There are some other advantages: rollback to a previous state at any time, enable complex system services with one line in your config file, install multiple versions of tools on your system without conflicts, install programs without root (using home manager), build VMs and Docker images, pin the versions and dependencies of all packages for reproducibility, patch software with your own tweaks natively. You can also put a Nix file in a code repo and easily share your build dependencies with other developers.
Yes, that’s exactly the kind of thing it’s great at.
Nix stores all builds of its packages in a separate “store” on the machine, each identified by the hash of the build (“derivation”). When you activate your config, it basically symlinks the version you want into your PATH.
If your project needs a specific version, when you activate a Nix shell or script it will check your store for that version and activate it.

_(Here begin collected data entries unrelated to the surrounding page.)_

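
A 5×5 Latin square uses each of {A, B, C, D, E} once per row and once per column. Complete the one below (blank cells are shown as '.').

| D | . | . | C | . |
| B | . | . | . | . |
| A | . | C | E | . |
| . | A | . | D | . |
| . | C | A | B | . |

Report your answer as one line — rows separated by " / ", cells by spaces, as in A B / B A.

D B E C A / B E D A C / A D C E B / C A B D E / E C A B D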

If it doesn’t exist, it will fetch it (or even compile it from scratch if you need to).
Part of the magic of asdf is that it reads a `.tool-versions` file from anywhere above your current directory and applies the correct version of each tool based on the listed value. (You can also configure a global default version for each tool in case your directory tree doesn't have a .tool-versions file with an entry for the tool you want to use.)
Does Nix allow for a similar workflow? It's really nice to be able to move between projects and automatically have the correct tool versions configured without having to run any special command.

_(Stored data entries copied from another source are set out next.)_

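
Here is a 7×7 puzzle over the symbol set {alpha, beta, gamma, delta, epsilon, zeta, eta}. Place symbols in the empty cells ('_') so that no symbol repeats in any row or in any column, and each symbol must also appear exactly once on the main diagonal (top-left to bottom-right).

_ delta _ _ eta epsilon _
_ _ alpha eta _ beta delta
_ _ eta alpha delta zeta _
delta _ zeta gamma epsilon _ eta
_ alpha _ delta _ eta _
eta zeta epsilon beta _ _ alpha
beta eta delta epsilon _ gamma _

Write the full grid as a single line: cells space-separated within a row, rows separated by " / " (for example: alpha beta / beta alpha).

row 1 has {delta,epsilon,eta}; column 4 has {alpha,beta,gamma,delta,epsilon,eta} — only zeta is left for (r1,c4).
row 2 has {alpha,beta,delta,eta}; column 2 has {alpha,delta,zeta,eta}; the diagonal has {gamma,eta} — only epsilon is left for (r2,c2).
row 4 has {gamma,delta,epsilon,zeta,eta}; column 2 has {alpha,delta,epsilon,zeta,eta} — only beta is left for (r4,c2).
row 4 has {beta,gamma,delta,epsilon,zeta,eta}; column 6 has {beta,gamma,epsilon,zeta,eta} — only alpha is left for (r4,c6).
row 6 has {alpha,beta,epsilon,zeta,eta}; column 5 has {delta,epsilon,eta} — only gamma is left for (r6,c5).
row 6 has {alpha,beta,gamma,epsilon,zeta,eta}; column 6 has {alpha,beta,gamma,epsilon,zeta,eta}; the diagonal has {gamma,epsilon,eta} — only delta is left for (r6,c6).
row 7 has {beta,gamma,delta,epsilon,eta}; column 7 has {alpha,delta,eta}; the diagonal has {gamma,delta,epsilon,eta} — only zeta is left for (r7,c7).
row 1 has {delta,epsilon,zeta,eta}; column 1 has {beta,delta,eta}; the diagonal has {gamma,delta,epsilon,zeta,eta} — only alpha is left for (r1,c1).
row 2 has {alpha,beta,delta,epsilon,eta}; column 5 has {gamma,delta,epsilon,eta} — only zeta is left for (r2,c5).
row 3 has {alpha,delta,zeta,eta}; column 2 has {alpha,beta,delta,epsilon,zeta,eta} — only gamma is left for (r3,c2).
row 5 has {alpha,delta,eta}; column 5 has {gamma,delta,epsilon,zeta,eta}; the diagonal has {alpha,gamma,delta,epsilon,zeta,eta} — only beta is left for (r5,c5).
row 7 has {beta,gamma,delta,epsilon,zeta,eta}; column 5 has {beta,gamma,delta,epsilon,zeta,eta} — only alpha is left for (r7,c5).
row 2 has {alpha,beta,delta,epsilon,zeta,eta}; column 1 has {alpha,beta,delta,eta} — only gamma is left for (r2,c1).
row 3 has {alpha,gamma,delta,zeta,eta}; column 1 has {alpha,beta,gamma,delta,eta} — only epsilon is left for (r3,c1).
row 3 has {alpha,gamma,delta,epsilon,zeta,eta}; column 7 has {alpha,delta,zeta,eta} — only beta is left for (r3,c7).
row 5 has {alpha,beta,delta,eta}; column 1 has {alpha,beta,gamma,delta,epsilon,eta} — only zeta is left for (r5,c1).
row 5 has {alpha,beta,delta,zeta,eta}; column 3 has {alpha,delta,epsilon,zeta,eta} — only gamma is left for (r5,c3).
row 5 has {alpha,beta,gamma,delta,zeta,eta}; column 7 has {alpha,beta,delta,zeta,eta} — only epsilon is left for (r5,c7).
row 1 has {alpha,delta,epsilon,zeta,eta}; column 3 has {alpha,gamma,delta,epsilon,zeta,eta} — only beta is left for (r1,c3).
row 1 has {alpha,beta,delta,epsilon,zeta,eta}; column 7 has {alpha,beta,delta,epsilon,zeta,eta} — only gamma is left for (r1,c7).

alpha delta beta zeta eta epsilon gamma / gamma epsilon alpha eta zeta beta delta / epsilon gamma eta alpha delta zeta beta / delta beta zeta gamma epsilon alpha eta / zeta alpha gamma delta beta eta epsilon / eta zeta epsilon beta gamma delta alpha / beta eta delta epsilon alpha gamma zeta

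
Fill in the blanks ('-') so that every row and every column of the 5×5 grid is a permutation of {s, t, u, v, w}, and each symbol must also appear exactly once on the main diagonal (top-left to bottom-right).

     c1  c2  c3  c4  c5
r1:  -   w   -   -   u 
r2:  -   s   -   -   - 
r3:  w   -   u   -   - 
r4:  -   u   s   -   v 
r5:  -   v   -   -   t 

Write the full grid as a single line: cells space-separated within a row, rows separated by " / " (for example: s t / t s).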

I think the nice thing about project-specific tooling like this is it allows getting started with the project very easily. (Rather than copy-pasting "apt-get <whatever>").

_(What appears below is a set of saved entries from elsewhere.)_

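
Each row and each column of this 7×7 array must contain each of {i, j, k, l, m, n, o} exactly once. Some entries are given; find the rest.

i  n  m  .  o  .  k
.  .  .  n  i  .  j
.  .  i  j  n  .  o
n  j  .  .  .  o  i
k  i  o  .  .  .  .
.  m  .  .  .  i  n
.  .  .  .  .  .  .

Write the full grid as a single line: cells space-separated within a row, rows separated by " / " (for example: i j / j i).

i n m l o j k / o l k n i m j / m k i j n l o / n j l k m o i / k i o m j n l / l m j o k i n / j o n i l k m

(r1,c4) = l
(r1,c6) = j
(r5,c4) = m
(r5,c7) = l
(r7,c7) = m
(r4,c4) = k
(r5,c5) = j
(r5,c6) = n
(r6,c4) = o
(r7,c4) = i
(r4,c3) = l
(r4,c5) = m
(r2,c3) = k
(r6,c3) = j
(r7,c3) = n
(r6,c1) = l
(r6,c5) = k
(r7,c5) = l
(r7,c6) = k
(r3,c1) = m
(r3,c6) = l
(r7,c2) = o
(r2,c1) = o
(r2,c2) = l
(r2,c6) = m
(r3,c2) = k
(r7,c1) = j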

To add to what rgoulter said, you can use your default system configuration plus whatever the project says you need (and the project's shell will override any conflicts with your default).
However, if you really want to make sure that you're not including anything from your system, you can have direnv pass the `--pure` flag, which will then include only the dependencies from the project and nothing else. This is helpful to make sure that you're not accidentally relying on something already on your system when you declare the project dependencies.
There are some other advantages: rollback to a previous state at any time, enable complex system services with one line in your config file, install multiple versions of tools on your system without conflicts, install programs without root (using home manager), build VMs and Docker images, pin the versions and dependencies of all packages for reproducibility, patch software with your own tweaks natively. You can also put a Nix file in a code repo and easily share your build dependencies with other developers.